Tuesday, December 9, 2008

Stone soup

The Board of Supervisors of my county voted today to cut millions of dollars, hundreds of jobs. Read the article, it does a better job of explaining the details of the approved budget cuts.

I was at that Board of Sups meeting today. From a little before 9:00 this morning until nearly 2:00 this afternoon. Public comment was still going on (wrapping up, though) when I left. Hundreds of people spoke. Social workers, eligibility workers, clerks, foster parents, adoptive parents, attorneys, community members, former CPS clients all turned out and spoke from the heart. Adult Protective Services faces huge cuts in a tiny department. It's brutal.

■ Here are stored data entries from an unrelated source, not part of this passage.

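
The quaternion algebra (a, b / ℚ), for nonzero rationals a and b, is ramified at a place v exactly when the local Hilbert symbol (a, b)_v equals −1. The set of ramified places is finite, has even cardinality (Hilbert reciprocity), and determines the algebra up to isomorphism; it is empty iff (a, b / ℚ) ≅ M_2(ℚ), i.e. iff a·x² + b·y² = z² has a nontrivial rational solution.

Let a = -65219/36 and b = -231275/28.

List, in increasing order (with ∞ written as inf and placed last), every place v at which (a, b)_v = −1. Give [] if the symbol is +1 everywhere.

[7, inf]

Mod squares: a ≡ -11, b ≡ -77. Check v ∈ {∞, 2, 3, 5, 7, 11, 29}.
v=∞: -11 < 0 and -77 < 0  ⇒  (a,b)_∞ = -1.
v=5: a=5^0·(≡1), b=5^2·(≡3) mod 5; (1|5)=+1, (3|5)=-1; (−1)^{0·2·2}·(+1)^2·(-1)^0 = +1.
v=29: a=29^0·(≡21), b=29^2·(≡14) mod 29; (21|29)=-1, (14|29)=-1; (−1)^{0·2·14}·(-1)^2·(-1)^0 = +1.
v=7: a=7^2·(≡6), b=7^-1·(≡3) mod 7; (6|7)=-1, (3|7)=-1; (−1)^{2·-1·3}·(-1)^-1·(-1)^2 = -1.
v=11: a=11^3·(≡2), b=11^1·(≡3) mod 11; (2|11)=-1, (3|11)=+1; (−1)^{3·1·5}·(-1)^1·(+1)^3 = +1.
v=3: a=3^-2·(≡1), b=3^0·(≡1) mod 3; (1|3)=+1, (1|3)=+1; (−1)^{-2·0·1}·(+1)^0·(+1)^-2 = +1.
v=2: v_2(a)=-2, v_2(b)=-2; units ≡ 5, 3 (mod 8); ε·ε+αω+βω = 0·1+-2·1+-2·1 ≡ 0  ⇒  (a,b)_2 = +1.
Ram(-11, -77) = {7, ∞}; no ℚ_7-point on the conic.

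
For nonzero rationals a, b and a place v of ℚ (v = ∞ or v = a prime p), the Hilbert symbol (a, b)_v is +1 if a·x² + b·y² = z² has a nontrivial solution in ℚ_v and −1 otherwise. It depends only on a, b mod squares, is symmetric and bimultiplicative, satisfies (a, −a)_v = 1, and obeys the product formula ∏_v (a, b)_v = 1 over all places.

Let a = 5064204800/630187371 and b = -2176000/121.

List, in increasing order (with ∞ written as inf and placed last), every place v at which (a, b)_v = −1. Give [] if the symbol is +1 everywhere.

(a, b) ≡ (22, -85) mod (ℚ^×)²; places V = {2, 3, 5, 11, 17, 29, 37, ∞}.
(a,b)_∞: sgn(22)=+, sgn(-85)=−, so +1.
(a,b)_5: α=2, u≡2; β=3, v≡2 (mod 5); (2|5)=-1, (2|5)=-1; sign (−1)^0·-1^3·-1^2 = -1.
(a,b)_3: α=-4, u≡1; β=0, v≡2 (mod 3); (1|3)=+1, (2|3)=-1; sign (−1)^0·+1^0·-1^-4 = +1.
(a,b)_37: α=2, u≡22; β=0, v≡34 (mod 37); (22|37)=-1, (34|37)=+1; sign (−1)^0·-1^0·+1^2 = +1.
(a,b)_17: α=2, u≡7; β=1, v≡5 (mod 17); (7|17)=-1, (5|17)=-1; sign (−1)^0·-1^1·-1^2 = -1.
(a,b)_2: α=9, β=10; u≡3, v≡3 (mod 8); ε(u)ε(v)=1·1, αω(v)=9·1, βω(u)=10·1; sum ≡ 0  ⇒  +1.
(a,b)_29: α=-4, u≡1; β=0, v≡3 (mod 29); (1|29)=+1, (3|29)=-1; sign (−1)^0·+1^0·-1^-4 = +1.
(a,b)_11: α=-1, u≡6; β=-2, v≡9 (mod 11); (6|11)=-1, (9|11)=+1; sign (−1)^0·-1^-2·+1^-1 = +1.
|Ram(22, -85)| = 2, even; anisotropic at {5, 17}.

[5, 17]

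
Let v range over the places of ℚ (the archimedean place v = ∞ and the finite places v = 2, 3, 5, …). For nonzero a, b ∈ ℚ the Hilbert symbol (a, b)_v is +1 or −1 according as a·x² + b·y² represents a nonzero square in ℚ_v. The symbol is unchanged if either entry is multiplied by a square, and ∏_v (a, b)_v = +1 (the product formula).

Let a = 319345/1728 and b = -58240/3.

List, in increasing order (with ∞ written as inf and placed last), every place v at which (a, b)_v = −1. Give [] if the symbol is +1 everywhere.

Mod squares: a ≡ 3315, b ≡ -2730. Check v ∈ {∞, 2, 3, 5, 7, 13, 17}.
v=7: a=7^0·(≡2), b=7^1·(≡1) mod 7; (2|7)=+1, (1|7)=+1; (−1)^{0·1·3}·(+1)^1·(+1)^0 = +1.
v=17: a=17^3·(≡9), b=17^0·(≡12) mod 17; (9|17)=+1, (12|17)=-1; (−1)^{3·0·8}·(+1)^0·(-1)^3 = -1.
v=3: a=3^-3·(≡1), b=3^-1·(≡2) mod 3; (1|3)=+1, (2|3)=-1; (−1)^{-3·-1·1}·(+1)^-1·(-1)^-3 = +1.
v=2: v_2(a)=-6, v_2(b)=7; units ≡ 3, 3 (mod 8); ε·ε+αω+βω = 1·1+-6·1+7·1 ≡ 0  ⇒  (a,b)_2 = +1.
v=13: a=13^1·(≡5), b=13^1·(≡6) mod 13; (5|13)=-1, (6|13)=-1; (−1)^{1·1·6}·(-1)^1·(-1)^1 = +1.
v=∞: 3315 > 0 and -2730 < 0  ⇒  (a,b)_∞ = +1.
v=5: a=5^1·(≡3), b=5^1·(≡4) mod 5; (3|5)=-1, (4|5)=+1; (−1)^{1·1·2}·(-1)^1·(+1)^1 = -1.
(3315, -2730 / ℚ) ramifies at {5, 17}: a division algebra.

[5, 17]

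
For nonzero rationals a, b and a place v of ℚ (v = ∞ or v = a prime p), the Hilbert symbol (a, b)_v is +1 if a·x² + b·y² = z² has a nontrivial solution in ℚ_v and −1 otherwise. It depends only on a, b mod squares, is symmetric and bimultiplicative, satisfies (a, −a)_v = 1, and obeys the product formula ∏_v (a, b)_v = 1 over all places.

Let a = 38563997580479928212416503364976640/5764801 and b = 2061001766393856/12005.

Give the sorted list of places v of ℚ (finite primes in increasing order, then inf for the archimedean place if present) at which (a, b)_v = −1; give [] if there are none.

(a, b) ≡ (24310, 1870) mod (ℚ^×)²; places V = {2, 3, 5, 7, 11, 13, 17, 19, ∞}.
(a,b)_11: α=9, u≡7; β=3, v≡5 (mod 11); (7|11)=-1, (5|11)=+1; sign (−1)^1·-1^3·+1^9 = +1.
(a,b)_7: α=-8, u≡6; β=-4, v≡4 (mod 7); (6|7)=-1, (4|7)=+1; sign (−1)^0·-1^-4·+1^-8 = +1.
(a,b)_2: α=21, β=11; u≡3, v≡7 (mod 8); ε(u)ε(v)=1·1, αω(v)=21·0, βω(u)=11·1; sum ≡ 0  ⇒  +1.
(a,b)_17: α=3, u≡15; β=1, v≡16 (mod 17); (15|17)=+1, (16|17)=+1; sign (−1)^0·+1^1·+1^3 = +1.
(a,b)_13: α=5, u≡8; β=2, v≡8 (mod 13); (8|13)=-1, (8|13)=-1; sign (−1)^0·-1^2·-1^5 = -1.
(a,b)_∞: sgn(24310)=+, sgn(1870)=+, so +1.
(a,b)_3: α=8, u≡1; β=6, v≡1 (mod 3); (1|3)=+1, (1|3)=+1; sign (−1)^0·+1^6·+1^8 = +1.
(a,b)_5: α=1, u≡3; β=-1, v≡1 (mod 5); (3|5)=-1, (1|5)=+1; sign (−1)^0·-1^-1·+1^1 = -1.
(a,b)_19: α=4, u≡16; β=2, v≡12 (mod 19); (16|19)=+1, (12|19)=-1; sign (−1)^0·+1^2·-1^4 = +1.
|Ram(24310, 1870)| = 2, even; anisotropic at {5, 13}.

[5, 13]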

One of the sups said at one point during public comment, "You make it sound as though we have a choice about making these cuts. We don't. We have no choice." The point was that we know cuts have to be made, but the cuts as proposed will break the Bureau. Some estimates from workers and supervisors indicate that 80% of the workers in my district office will be laid off. Workloads for remaining social workers will double. APS will lose over 60% of its small workforce. One of the people who spoke sounded like an individual with lots of job security -- 30 years with the county, and a pretty high-level individual. He got a warning letter.

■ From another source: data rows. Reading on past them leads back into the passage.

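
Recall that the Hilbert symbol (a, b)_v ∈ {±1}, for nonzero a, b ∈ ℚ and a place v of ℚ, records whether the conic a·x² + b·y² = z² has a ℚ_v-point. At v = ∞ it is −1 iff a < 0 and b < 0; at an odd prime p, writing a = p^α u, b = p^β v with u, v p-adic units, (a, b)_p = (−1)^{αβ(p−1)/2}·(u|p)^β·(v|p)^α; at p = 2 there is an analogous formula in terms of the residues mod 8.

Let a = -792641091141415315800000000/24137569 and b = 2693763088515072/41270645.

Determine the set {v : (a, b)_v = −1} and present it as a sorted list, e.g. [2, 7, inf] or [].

(a, b) ≡ (-38038, 30590) mod (ℚ^×)²; places V = {2, 3, 5, 7, 11, 13, 17, 19, 23, ∞}.
(a,b)_5: α=8, u≡3; β=-1, v≡3 (mod 5); (3|5)=-1, (3|5)=-1; sign (−1)^0·-1^-1·-1^8 = -1.
(a,b)_13: α=3, u≡12; β=-4, v≡1 (mod 13); (12|13)=+1, (1|13)=+1; sign (−1)^0·+1^-4·+1^3 = +1.
(a,b)_3: α=2, u≡2; β=8, v≡2 (mod 3); (2|3)=-1, (2|3)=-1; sign (−1)^0·-1^8·-1^2 = +1.
(a,b)_17: α=-6, u≡16; β=-2, v≡5 (mod 17); (16|17)=+1, (5|17)=-1; sign (−1)^0·+1^-2·-1^-6 = +1.
(a,b)_19: α=3, u≡15; β=1, v≡15 (mod 19); (15|19)=-1, (15|19)=-1; sign (−1)^1·-1^1·-1^3 = -1.
(a,b)_11: α=5, u≡2; β=0, v≡10 (mod 11); (2|11)=-1, (10|11)=-1; sign (−1)^0·-1^0·-1^5 = -1.
(a,b)_∞: sgn(-38038)=−, sgn(30590)=+, so +1.
(a,b)_23: α=2, u≡6; β=1, v≡21 (mod 23); (6|23)=+1, (21|23)=-1; sign (−1)^0·+1^1·-1^2 = +1.
(a,b)_2: α=9, β=27; u≡5, v≡7 (mod 8); ε(u)ε(v)=0·1, αω(v)=9·0, βω(u)=27·1; sum ≡ 1  ⇒  -1.
(a,b)_7: α=3, u≡6; β=1, v≡2 (mod 7); (6|7)=-1, (2|7)=+1; sign (−1)^1·-1^1·+1^3 = +1.
|Ram(-38038, 30590)| = 4, even; anisotropic at {2, 5, 11, 19}.

[2, 5, 11, 19]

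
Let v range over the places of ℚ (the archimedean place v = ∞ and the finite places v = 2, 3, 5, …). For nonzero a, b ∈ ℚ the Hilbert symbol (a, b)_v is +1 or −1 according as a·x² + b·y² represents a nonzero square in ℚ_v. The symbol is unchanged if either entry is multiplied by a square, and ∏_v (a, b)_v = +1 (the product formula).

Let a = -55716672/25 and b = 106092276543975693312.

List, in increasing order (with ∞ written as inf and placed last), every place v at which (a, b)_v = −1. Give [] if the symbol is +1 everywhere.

[2, 11, 23, 37]

Mod squares: a ≡ -870573, b ≡ 16540887. Check v ∈ {∞, 2, 3, 5, 11, 19, 23, 31, 37}.
v=3: a=3^1·(≡2), b=3^3·(≡1) mod 3; (2|3)=-1, (1|3)=+1; (−1)^{1·3·1}·(-1)^3·(+1)^1 = +1.
v=∞: -870573 < 0 and 16540887 > 0  ⇒  (a,b)_∞ = +1.
v=11: a=11^1·(≡6), b=11^1·(≡2) mod 11; (6|11)=-1, (2|11)=-1; (−1)^{1·1·5}·(-1)^1·(-1)^1 = -1.
v=37: a=37^1·(≡21), b=37^3·(≡31) mod 37; (21|37)=+1, (31|37)=-1; (−1)^{1·3·18}·(+1)^3·(-1)^1 = -1.
v=31: a=31^1·(≡30), b=31^3·(≡16) mod 31; (30|31)=-1, (16|31)=+1; (−1)^{1·3·15}·(-1)^3·(+1)^1 = +1.
v=2: v_2(a)=6, v_2(b)=10; units ≡ 3, 7 (mod 8); ε·ε+αω+βω = 1·1+6·0+10·1 ≡ 1  ⇒  (a,b)_2 = -1.
v=23: a=23^1·(≡17), b=23^3·(≡7) mod 23; (17|23)=-1, (7|23)=-1; (−1)^{1·3·11}·(-1)^3·(-1)^1 = -1.
v=5: a=5^-2·(≡3), b=5^0·(≡2) mod 5; (3|5)=-1, (2|5)=-1; (−1)^{-2·0·2}·(-1)^0·(-1)^-2 = +1.
v=19: a=19^0·(≡5), b=19^1·(≡3) mod 19; (5|19)=+1, (3|19)=-1; (−1)^{0·1·9}·(+1)^1·(-1)^0 = +1.
(-870573, 16540887 / ℚ) ramifies at {2, 11, 23, 37}: a division algebra.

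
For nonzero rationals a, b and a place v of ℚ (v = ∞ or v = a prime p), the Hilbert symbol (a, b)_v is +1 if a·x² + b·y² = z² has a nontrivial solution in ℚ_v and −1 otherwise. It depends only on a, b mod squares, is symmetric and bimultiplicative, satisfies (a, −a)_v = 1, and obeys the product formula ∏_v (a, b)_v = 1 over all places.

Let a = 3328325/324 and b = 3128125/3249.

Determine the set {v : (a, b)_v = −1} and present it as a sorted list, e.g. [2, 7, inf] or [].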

Things are bad all over. It's an incredibly scary time for me. I never thought that I would see the kinds of headlines that have been all over every media source for the last few months. I never thought that good, secure, necessary, federally-mandated county jobs would be subjected to the axe like this. I never expected that this country would face another Great Depression, but it looks like that's exactly where we're headed. I feel super lucky for the opportunity to have already had an interview with another county. Things could still work out. But I'm appalled at what's happened here. I'm horrified at the careless disregard that this county is demonstrating toward its employees. I'm disgusted that they must have known this was coming, and over 100 people will be getting pink slips within the week, and summarily dismissed on New Year's Eve. I'm outraged at the mismanagement: less than four months ago, they hired four new people, and spent nine weeks putting us through an intensive training unit. The waste just sickens me.

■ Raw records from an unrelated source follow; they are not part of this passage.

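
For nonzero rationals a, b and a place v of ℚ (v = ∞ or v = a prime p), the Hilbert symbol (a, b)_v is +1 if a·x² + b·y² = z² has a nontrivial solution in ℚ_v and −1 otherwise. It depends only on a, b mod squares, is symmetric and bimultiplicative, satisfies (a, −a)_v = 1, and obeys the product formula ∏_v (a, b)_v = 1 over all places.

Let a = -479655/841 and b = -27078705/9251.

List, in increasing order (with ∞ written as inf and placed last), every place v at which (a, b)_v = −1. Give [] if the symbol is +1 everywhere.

[3, 11, 23, inf]

(a, b) ≡ (-53295, -408595) mod (ℚ^×)²; places V = {2, 3, 5, 11, 17, 19, 23, 29, ∞}.
(a,b)_∞: sgn(-53295)=−, sgn(-408595)=−, so -1.
(a,b)_17: α=1, u≡7; β=1, v≡6 (mod 17); (7|17)=-1, (6|17)=-1; sign (−1)^0·-1^1·-1^1 = +1.
(a,b)_5: α=1, u≡4; β=1, v≡4 (mod 5); (4|5)=+1, (4|5)=+1; sign (−1)^0·+1^1·+1^1 = +1.
(a,b)_11: α=1, u≡2; β=-1, v≡10 (mod 11); (2|11)=-1, (10|11)=-1; sign (−1)^1·-1^-1·-1^1 = -1.
(a,b)_2: α=0, β=0; u≡1, v≡5 (mod 8); ε(u)ε(v)=0·0, αω(v)=0·1, βω(u)=0·0; sum ≡ 0  ⇒  +1.
(a,b)_29: α=-2, u≡5; β=-2, v≡12 (mod 29); (5|29)=+1, (12|29)=-1; sign (−1)^0·+1^-2·-1^-2 = +1.
(a,b)_3: α=3, u≡1; β=6, v≡2 (mod 3); (1|3)=+1, (2|3)=-1; sign (−1)^0·+1^6·-1^3 = -1.
(a,b)_19: α=1, u≡5; β=1, v≡12 (mod 19); (5|19)=+1, (12|19)=-1; sign (−1)^1·+1^1·-1^1 = +1.
(a,b)_23: α=0, u≡22; β=1, v≡7 (mod 23); (22|23)=-1, (7|23)=-1; sign (−1)^0·-1^1·-1^0 = -1.
(-53295, -408595 / ℚ) ramifies at {3, 11, 23, ∞}: a division algebra.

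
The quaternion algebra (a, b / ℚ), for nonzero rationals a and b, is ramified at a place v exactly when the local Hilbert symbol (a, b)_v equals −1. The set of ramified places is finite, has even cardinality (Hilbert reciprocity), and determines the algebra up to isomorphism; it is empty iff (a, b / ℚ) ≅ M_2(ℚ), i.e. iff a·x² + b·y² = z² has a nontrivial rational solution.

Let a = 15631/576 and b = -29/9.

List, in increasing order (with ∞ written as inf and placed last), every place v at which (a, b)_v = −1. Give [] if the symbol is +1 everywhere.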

Needless to say, the atmosphere in my office is dismal. My colleagues are angry, stunned, deflated, worried and depressed. We still have three weeks to slog through. We still have the long march of the pink slips calls, whenever those come out. We still have families to serve, investigations to complete, court reports to write, children to protect. We have to find new jobs, get our own families through the holidays, figure out how to hold on to our remaining assets. It's exhausting.

And tomorrow, I get to drive to Novato (over an hour away from where I live) for another day of training. For real.